But individually, commodities were more exciting than they have been in a long time.
As economic recovery prospects brightened and individual commodities reached cyclically low production levels, many markets grew more volatile. Prices for some raw materials suddenly moved sharply up or down, and investor interest was noticeably aroused for the first time in years.
Several commodities stood out. Maize prices soared by more than 40 per cent in 1993, after flooding caused massive cuts in US production estimates. Silver, always volatile, leapt by nearly 40 per cent as production fell.
Cocoa prices advanced by around 22 per cent, fuelled by political uncertainty in the Ivory Coast and declining stocks. Gold, an investor favourite, rose by about 20 per cent over the year but disappointed many when it collapsed in August after a thrilling rally.
Losers in 1993 were oil and industrial metals. Oil prices sank by nearly 30 per cent, and base metals prices fell 13 per cent against a background of faltering recovery and large stocks.
Prospects for commodity markets in 1994 look as lively as last year, and prices could be stronger. Economic growth, forecast to revive gradually in many industrial countries, should act as a spur to demand for raw materials. With many commodity prices still near their all-time lows, potential for recovery is great, especially if inflation re-emerges with any strength.
Neil Bresolin, executive director for commodity derivatives at Goldman Sachs, says: 'Stock markets are at record highs, bonds are backing up, but commodities are at record lows. We think they have the most attractive relative value.'
One of the most obvious areas for improvement this year should be industrial metals, after a slump of 38 per cent since 1988. Goldman Sachs expects this sector (excluding copper) to provide the best opportunities in commodities for 1994.

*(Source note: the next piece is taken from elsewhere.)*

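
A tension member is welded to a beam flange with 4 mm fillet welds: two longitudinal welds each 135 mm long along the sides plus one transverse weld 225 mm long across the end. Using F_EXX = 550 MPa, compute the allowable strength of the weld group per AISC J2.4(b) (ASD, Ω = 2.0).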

'Industrial metals have the highest correlation of any commodity to G7 gross domestic product,' Mr Bresolin says. 'If the recovery goes global, we expect industrial metals to pick up.'
All industrial metals except copper should have a higher average price in 1994 than in 1993. Lead, mainly used in batteries, is likely to be one of the first metals to recover and could rise the furthest. Stocks and output are both down, and prices are at historic lows.
William Adams, research analyst with the London metals firm Rudolf Wolff, predicts that lead prices could increase by 25 per cent this year, to an average dollars 500 a tonne after dollars 400 in 1993. Prices for tin and aluminium could also rise by more than 10 per cent, he adds.
The precious metals will see another volatile year, but gold may disappoint those secretly hoping for a rapid return to its early 1980s heyday. Silver is our pick again this year for the best precious metal performance.
Silver remains the only precious metal with falling supply (since it is a by-product of lead and zinc, where production was slashed). Andrew Smith, analyst for UBS, quips: 'Silver's normally unfashionable industrial exposure may be a positive as 1994 develops.' He believes the price could go much higher than the current dollars 5.10. Investors should beware, however, of silver's spiky nature.
Cocoa should also have a second consecutive year in the limelight. Supply deficits for three years running, after drastic production cutbacks in response to low prices, have caused some forecasters to turn unequivocally bullish.
Lawrence Eagles of GNI Research forecasts that cocoa prices could rise above pounds 1,500 per tonne this year, compared with the outgoing 1993 price of pounds 909 - an increase of nearly 65 per cent. The Economist Intelligence Unit (EIU) predicts a more modest 26 per cent increase this year. Watch this market - it is bound to be interesting.
But the surprise commodity of 1993, and possibly the one most likely to succeed in 1994, is rice. Traditionally in chronic surplus, rice's outlook has changed dramatically with the recent opening of the Japanese market to imports.
The Japanese rice harvest is forecast to be its worst since 1948, forcing Japan to authorise emergency rice imports and shattering its longstanding insistence on self-sufficiency.
According to the EIU, Japan will have to import about 1.5 million tonnes of rice this year. Because of this unexpected development, it foresees a 37 per cent jump in world rice prices in 1994, to dollars 337 a tonne from an average dollars 246 last year.